Bottom Line: If you plan on to implement Gigabit Ethernet, go with Cat5e. Also, the small increase in price of Cat5e over Cat5 is more than made up for by "future proofing" your network's cabling infrastructure.

Cat5e vs Cat6
There is a great deal of debate among people about whether new cabling installations should use Cat5e or Cat6. Many people incorrectly assume that by running Cat6 they will then have a Gigabit Ethernet. However, in order to achieve true Gigabit Ethernet speeds, every single component on a network must be gigabit rated, such as the switches, hubs and network interface cards. This isn't to say that there aren't differences between Cat5e and Cat6, however. The general difference between category 5e and category 6 is in the transmission performance. While Cat5e can support gigabit speeds, Cat6 is certified to handle gigabit Ethernet. Additionally, the Cat6 specification is better suited toward environments that are generally unfriendly to twisted pair cabling. This includes areas that have lots of interference from things like power lines, lights, and manufacturing equipment. Still, for most applications, Cat5e is perfectly suitable and preferable to Cat6: it is more economical and performs almost as well. However, if you can be certain that all the components on your network are gigabit rated, and the volume of the data being transmitted calls for certified gigabit performance, then Cat6 is the way to go.


----------



## rexowner (Apr 12, 2008)

LoVolt134 said:


> ...While Cat5e can support gigabit speeds, Cat6 is certified to handle gigabit Ethernet...

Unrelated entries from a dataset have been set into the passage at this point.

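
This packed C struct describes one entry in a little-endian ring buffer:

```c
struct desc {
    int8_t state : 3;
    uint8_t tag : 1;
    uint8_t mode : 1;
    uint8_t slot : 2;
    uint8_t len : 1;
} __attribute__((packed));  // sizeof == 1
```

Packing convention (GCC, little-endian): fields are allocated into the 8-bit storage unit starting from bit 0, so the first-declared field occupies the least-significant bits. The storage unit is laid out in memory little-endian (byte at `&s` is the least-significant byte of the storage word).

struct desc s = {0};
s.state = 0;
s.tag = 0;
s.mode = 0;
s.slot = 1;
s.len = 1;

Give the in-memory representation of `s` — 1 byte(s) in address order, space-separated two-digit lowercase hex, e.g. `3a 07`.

a0

state:3 = 0 → 0x0 << 0 → word 0x00
tag:1 = 0 → 0x0 << 3 → word 0x00
mode:1 = 0 → 0x0 << 4 → word 0x00
slot:2 = 1 → 0x1 << 5 → word 0x20
len:1 = 1 → 0x1 << 7 → word 0xa0
word = 0xa0 → little-endian bytes:
  [0]=0xa0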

This is not really accurate. Gigabit Ethernet works over Cat 5e because
it was designed to do so. Implying it will run "better" over Cat 6 is 
simply false. Cable manufacturers have been spouting this line since
1996, and they still have people confused, proving the power of FUD.

Cat 5e will be just fine for most purposes.

The *only* relevant protocols that are going to run at a speed
where the type of cabling chosen will be germane are:
(1) Gigabit Ethernet and (2) 10-Gigabit Ethernet.

The short version is that it only matters for 10 Gigabit, not currently
widely used, but maybe someday.

If you want to read something useful, read the relevant snippets at:
(1000BASE-T):
https://en.wikipedia.org/wiki/Gigabit_ethernet#1000BASE-EX
(10GBASE-T):

Gigabit Ethernet over twisted pair, aka 1000BASE-T, aka 802.3ab was
*designed* to work over Cat 5e up to 100 meters. It works.
"Cat 6 is designed to handle Gigabit Ethernet" is cable manufacturer
Bullsh*t designed to sell cables. I know this because I personally
worked on the Gigabit Ethernet standard, and the cable manufacturers
have been running around since the late 90's spouting this crap.
It will work no better over Cat 6.

10 Gigabit Ethernet is a slightly different story. 10 Gigabit over
twisted pair, aka 10GBASE-T, aka 802.3an was designed to
work at:
- 55 meters over Cat 6 -or- Cat 5e
- 100 meters over Cat 6a or Cat 7
Standard EIA/TIA "horizontal" wiring distances, i.e. outside the
data center are up to 100 meters, so the 55 meter distance was
basically a commercial flop outside the data center. Inside the
data center, still works over Cat 5e. If you want to install Cat 6a,
or Cat 7, then maybe someday you can run 10 Gigabit over
horizontal links. 

If you are going to buy "Cat 6", make sure it is "6a". I have been
out of data for a long time, but AFAIK, they both exist in the wild.
Cat 6 doesn't really buy you anything, but 6a might in the future
(unless you are running a big data center, but the OP was
asking about a doctors office -- in a doctor's office, Cat 5e 
should receive a clean bill of health.)


----------



## Jlarson (Jun 28, 2009)

In the grand scheme of things very few applications really need the full capabilities of the latest and greatest cabling. Lots of low volt guys and computer guys just get their rocks off talking about this standard and that one and how everything needs to have the fastest speed and how everything needs to be certified and blah and electricians shouldn't do data blah... :laughing:

I dread the CAT7 ****, that's gonna be a bigger bitch to terminate then CAT6


----------



## MHElectric (Oct 14, 2011)

Thanks for the heads up guys. Cat5e it is! Good to hear, my sh doesn't stock cat 6 anyways.


----------



## jeffmoss26 (Dec 8, 2011)

It all depends who you ask. I feel that Cat5e is more than adequate for 1 gig connections. I have hundreds of Cat5e drops here at work running gig all day.
Cat 5e or Cat 6 won't make a damn bit of difference on a POTS line.


----------



## sparky970 (Mar 19, 2008)

MHElectric said:


> Ive got a nursing home/doc office that ive pulled a bunch of phone lines in. I didn't notice it until we got back to the patch panel to punch everything down that all the existing phone/data lines were originally done in Cat 6. I pulled cat 5e for all my new lines, and this was after I tossed back and forth between using 5e and regular 5. Big price difference, but I figured 5e would work better in this office area. After spending some time on Google it seems cat 6 will run faster internet and phone connections, but i didn't see any other differences than that.
> 
> Somebody tell me- whats the difference between 5, 5e and 6.


What cable was in the specs?


----------



## MHElectric (Oct 14, 2011)

sparky970 said:


> What cable was in the specs?


No specs. Just a job.


----------